Body dysmorphic disorder (BDD) is a mental health condition where an individual becomes preoccupied or obsessed with a perceived defect/ flaw in their physical appearance.

Body dysmorphia is a disorder characterized by an intense perception of one’s own image. People with BDD often have perceptions about their bodies revolving around particular physical defects that seem very real and concerning for them while minor and unnoticeable to others.  

These preoccupations are usually hard to resist/ control and are intrusive, time-consuming, and unwanted in nature.  

Symptoms

  • Strong belief that one’s perceived flaw makes them ugly or deformed  
  • Comparing one’s appearance with that of others- being extremely occupied with one’s appearance.  
  • Constantly checking perceived defects directly or in mirrors  
  • Engaging in behavior aimed to fix or hid the perceived flaw- excessive grooming (shaving, makeup, styling, pulling hair)  
  • Excessive exercising or weight-lifting  

Concern with:  

  • Skin imperfections (scars, acne, wrinkles, blemishes)  
  • Hair (head or body hair)  
  • Facial features (nose, shape and size of any facial feature)  
  • Body weight (obsess over how they look)  
  • Strong belief of a present negative defect in appearance  
  • Strong belief that others are concerned with one’s appearance and take great notice
  • A constant need for reassurance and approval about one’s appearance from others
  • Seeking cosmetic procedures which may lead to little satisfaction  
  • Avoiding social situations and engaging with other people  

Prevalence

Body dysmorphic disorder has an estimated prevalence rate of 2.1-2.9% of the general population.
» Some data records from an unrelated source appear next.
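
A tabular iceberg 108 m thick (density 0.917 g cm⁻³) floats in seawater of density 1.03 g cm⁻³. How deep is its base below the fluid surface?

96.2 m

Draft d = t ρ_obj/ρ_fluid = 108 m × 0.917/1.03 = 96.2 m.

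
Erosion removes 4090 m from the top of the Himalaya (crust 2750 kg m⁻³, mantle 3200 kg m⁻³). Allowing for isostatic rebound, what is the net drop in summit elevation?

Rebound u = e ρ_c/ρ_m = 4090 m × 2750/3200 = 3515 m.
Net surface drop = e − u = 4090 m − 3515 m = e (ρ_m − ρ_c)/ρ_m = 575 m.

575 m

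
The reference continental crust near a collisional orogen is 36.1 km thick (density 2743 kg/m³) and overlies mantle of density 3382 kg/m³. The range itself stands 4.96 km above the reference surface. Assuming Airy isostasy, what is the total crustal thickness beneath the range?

62.4 km

Root depth r = h ρ_c / (ρ_m − ρ_c) = 4.96 km × 2743 / 639 = 21.29 km.
Total thickness = T + h + r = 36.1 km + 4.96 km + 21.29 km = 62.4 km.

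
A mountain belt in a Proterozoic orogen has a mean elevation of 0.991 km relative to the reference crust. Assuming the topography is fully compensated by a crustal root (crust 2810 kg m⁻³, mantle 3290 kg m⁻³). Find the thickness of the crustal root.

Equating mass per unit area of the two columns: the weight of the topography is balanced by the buoyancy of the root, ρ_c h = (ρ_m − ρ_c) r.
r = h · ρ_c / (ρ_m − ρ_c) = 0.991 km × 2810 / (3290 − 2810) = 5.8 km.

5.8 km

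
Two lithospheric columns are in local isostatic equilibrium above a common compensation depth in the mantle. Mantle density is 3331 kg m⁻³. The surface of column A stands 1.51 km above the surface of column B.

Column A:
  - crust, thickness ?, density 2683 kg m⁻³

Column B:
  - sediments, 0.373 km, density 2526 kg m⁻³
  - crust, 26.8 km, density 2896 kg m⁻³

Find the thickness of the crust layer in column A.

Take the compensation level at the base of the deeper column (depth z_c below the surface of column A) and equate Σ ρ_i t_i down to z_c; mantle fills any gap and the z_c terms cancel.
Column A: x×2683 + (z_c − 0 − x)×3331
Column B: 1.51×0 + 0.373×2526 + 26.8×2896 + (z_c − 1.51 − 27.173)×3331
The z_c×3331 term appears on both sides and cancels. Collect the known terms of each column as K = Σ(ρt)_known − 3331 × (depth of known layers): K_A = 0 − 3331×0 = 0; K_B = 78554.998 − 3331×(1.51 + 27.173) = −16988.075.
Balance: K_A − x×(3331 − 2683) = K_B, so x = (K_A − K_B)/(3331 − 2683) = 16988.1/648 = 26.2 km.

26.2 km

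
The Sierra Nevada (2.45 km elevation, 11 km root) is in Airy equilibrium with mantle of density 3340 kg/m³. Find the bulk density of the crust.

ρ_c h = (ρ_m − ρ_c) r → ρ_c (h + r) = ρ_m r → ρ_c = ρ_m r / (h + r).
ρ_c = 3340 × 11 km / (2.45 km + 11 km) = 2730 kg/m³.

2730 kg/m³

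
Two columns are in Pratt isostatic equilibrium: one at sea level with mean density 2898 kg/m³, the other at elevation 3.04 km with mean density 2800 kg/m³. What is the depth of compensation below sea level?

ρ_ref D = ρ (D + h) → D (ρ_ref − ρ) = ρ h.
D = ρ h/(ρ_ref − ρ) = 2800 × 3.04 km/(2898 − 2800) = 86.9 km.

86.9 km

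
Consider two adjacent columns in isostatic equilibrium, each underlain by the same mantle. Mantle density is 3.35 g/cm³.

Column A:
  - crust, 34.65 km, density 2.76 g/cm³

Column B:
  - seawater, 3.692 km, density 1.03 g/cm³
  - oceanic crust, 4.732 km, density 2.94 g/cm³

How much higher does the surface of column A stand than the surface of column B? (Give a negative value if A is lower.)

2.97 km

For any compensation level in the mantle, the mantle terms cancel and isostasy reduces to e = (Σt_A − Σt_B) − (Σ(ρt)_A − Σ(ρt)_B) / ρ_m.
Σt_A = 34.65 km; Σt_B = 8.424 km; Σ(ρt)_A = 95.634; Σ(ρt)_B = 17.71484 (in km·g/cm³).
e = (34.65 − 8.424) − (95.634 − 17.71484) / 3.35 = 2.97 km.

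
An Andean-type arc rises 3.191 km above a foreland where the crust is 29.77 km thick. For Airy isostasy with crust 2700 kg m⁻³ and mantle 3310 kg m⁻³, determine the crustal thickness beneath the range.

47.1 km

Root depth r = h ρ_c / (ρ_m − ρ_c) = 3.191 km × 2700 / 610 = 14.12 km.
Total thickness = T + h + r = 29.77 km + 3.191 km + 14.12 km = 47.1 km.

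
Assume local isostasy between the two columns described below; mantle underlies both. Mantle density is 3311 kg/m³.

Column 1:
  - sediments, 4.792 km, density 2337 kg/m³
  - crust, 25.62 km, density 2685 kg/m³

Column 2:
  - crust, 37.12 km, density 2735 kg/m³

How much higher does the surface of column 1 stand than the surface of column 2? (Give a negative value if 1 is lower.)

−0.204 km

For any compensation level in the mantle, the mantle terms cancel and isostasy reduces to e = (Σt_1 − Σt_2) − (Σ(ρt)_1 − Σ(ρt)_2) / ρ_m.
Σt_1 = 30.412 km; Σt_2 = 37.12 km; Σ(ρt)_1 = 79988.604; Σ(ρt)_2 = 101523.2 (in km·kg/m³).
e = (30.412 − 37.12) − (79988.604 − 101523.2) / 3311 = −0.204 km.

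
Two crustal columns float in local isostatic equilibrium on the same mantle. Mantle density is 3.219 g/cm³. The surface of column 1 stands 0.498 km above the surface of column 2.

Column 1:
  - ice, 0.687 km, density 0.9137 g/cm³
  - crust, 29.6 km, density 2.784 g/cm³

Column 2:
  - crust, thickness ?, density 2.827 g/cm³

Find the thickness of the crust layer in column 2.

32.8 km

Take the compensation level at the base of the deeper column (depth z_c below the surface of column 1) and equate Σ ρ_i t_i down to z_c; mantle fills any gap and the z_c terms cancel.
Column 1: 0.687×0.9137 + 29.6×2.784 + (z_c − 30.287)×3.219
Column 2: 0.498×0 + x×2.827 + (z_c − 0.498 − 0 − x)×3.219
The z_c×3.219 term appears on both sides and cancels. Collect the known terms of each column as K = Σ(ρt)_known − 3.219 × (depth of known layers): K_1 = 83.0341119 − 3.219×30.287 = −14.4597411; K_2 = 0 − 3.219×(0.498 + 0) = −1.603062.
Balance: K_1 = K_2 − x×(3.219 − 2.827), so x = (K_2 − K_1)/(3.219 − 2.827) = 12.8567/0.392 = 32.8 km.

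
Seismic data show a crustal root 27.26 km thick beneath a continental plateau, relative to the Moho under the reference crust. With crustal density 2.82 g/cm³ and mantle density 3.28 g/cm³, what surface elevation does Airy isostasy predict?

Balancing pressure at the compensation depth: ρ_c h = (ρ_m − ρ_c) r.
h = r (ρ_m − ρ_c) / ρ_c = 27.26 km × (3.28 − 2.82) / 2.82 = 4.45 km.

4.45 km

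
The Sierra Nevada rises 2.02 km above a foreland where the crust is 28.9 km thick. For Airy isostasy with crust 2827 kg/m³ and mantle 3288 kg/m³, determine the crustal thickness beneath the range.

Root depth r = h ρ_c / (ρ_m − ρ_c) = 2.02 km × 2827 / 461 = 12.39 km.
Total thickness = T + h + r = 28.9 km + 2.02 km + 12.39 km = 43.3 km.

43.3 km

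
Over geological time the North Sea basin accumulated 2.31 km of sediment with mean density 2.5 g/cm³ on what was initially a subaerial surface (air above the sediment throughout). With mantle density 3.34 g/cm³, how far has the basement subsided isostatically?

Subaerial load: s = t ρ_sed / ρ_m = 2.31 km × 2.5/3.34 = 1.73 km.

1.73 km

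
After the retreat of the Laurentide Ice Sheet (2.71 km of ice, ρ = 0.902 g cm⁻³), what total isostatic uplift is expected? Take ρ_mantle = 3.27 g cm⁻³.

0.748 km

Removing the load lets mantle flow back in; uplift u satisfies ρ_ice t = ρ_m u.
u = t ρ_ice/ρ_m = 2.71 km × 0.902/3.27 = 0.748 km.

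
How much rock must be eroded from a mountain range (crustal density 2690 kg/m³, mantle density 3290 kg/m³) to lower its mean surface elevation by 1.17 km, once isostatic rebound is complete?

6.42 km

Net drop Δ = e − u = e − e ρ_c/ρ_m = e (ρ_m − ρ_c)/ρ_m.
e = Δ ρ_m/(ρ_m − ρ_c) = 1.17 km × 3290/600 = 6.42 km.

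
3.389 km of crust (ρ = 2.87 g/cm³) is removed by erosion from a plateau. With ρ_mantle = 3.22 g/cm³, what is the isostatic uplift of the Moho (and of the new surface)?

Unloading: uplift u = e ρ_c/ρ_m = 3.389 km × 2.87/3.22 = 3.02 km.

3.02 km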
BDD’s common onset is among teenagers and young adults where young women’s point prevalence rates are relatively higher compared with young men.

Prognosis

Although the disorder appears to be chronic, improvements are likely when evidence-based treatment is applied. If fully and appropriately treated with both psychotherapy and medication, BDD has a good prognosis.

When to seek help

We encourage you to seek help as soon as you suspect that you, or someone you know have similar symptoms of BDD. The sooner we understand the nature of these symptoms, the better it’ll be in managing them and reducing the impact it might have later on. If you already know someone with BDD, we recommend professional treatment with a mental health provider. They can help create a better, livable, constructive lives and manage symptoms accordingly. Lastly, we know that sometimes people tend to read symptoms associated with a certain disorder and claim that “I do that, I have this etc.”. When this happens, just remember that although we may share similar features with the symptoms listed, they have to be recurrent, persistent, and affect everyday job tasks greatly to be diagnosed as a disorder. They are rare and chronic, but help is always reachable and effective.

Treatment

To manage and treat the symptoms of body dysmorphic disorder, two core solutions can be applied: Psychotherapy and Medications  

Psychotherapy or talk therapy includes a technique called Cognitive-behavioral therapy (CBT) which helps people with BDD detect and change their way of thinking and behaving. The goal is to correct the false belief about the defect and try to reduce the compulsive behavior that follows. Another psychotherapy technique used to treat BDD is called Exposure and response prevention (ERP) which involves gradually facing situations that makes you obsessively think about your appearance. Overtime, you will find better ways to deal with them without feeling self-conscious or afraid.  

Medications are another core treatment method for BDD, especially selective serotonin reuptake (SSRIs) which is a type of antidepressant (ex: fluoxetine).  

Important disclaimer A consultation and prescription with a medical mental health professional is necessary before taking any kind of medication.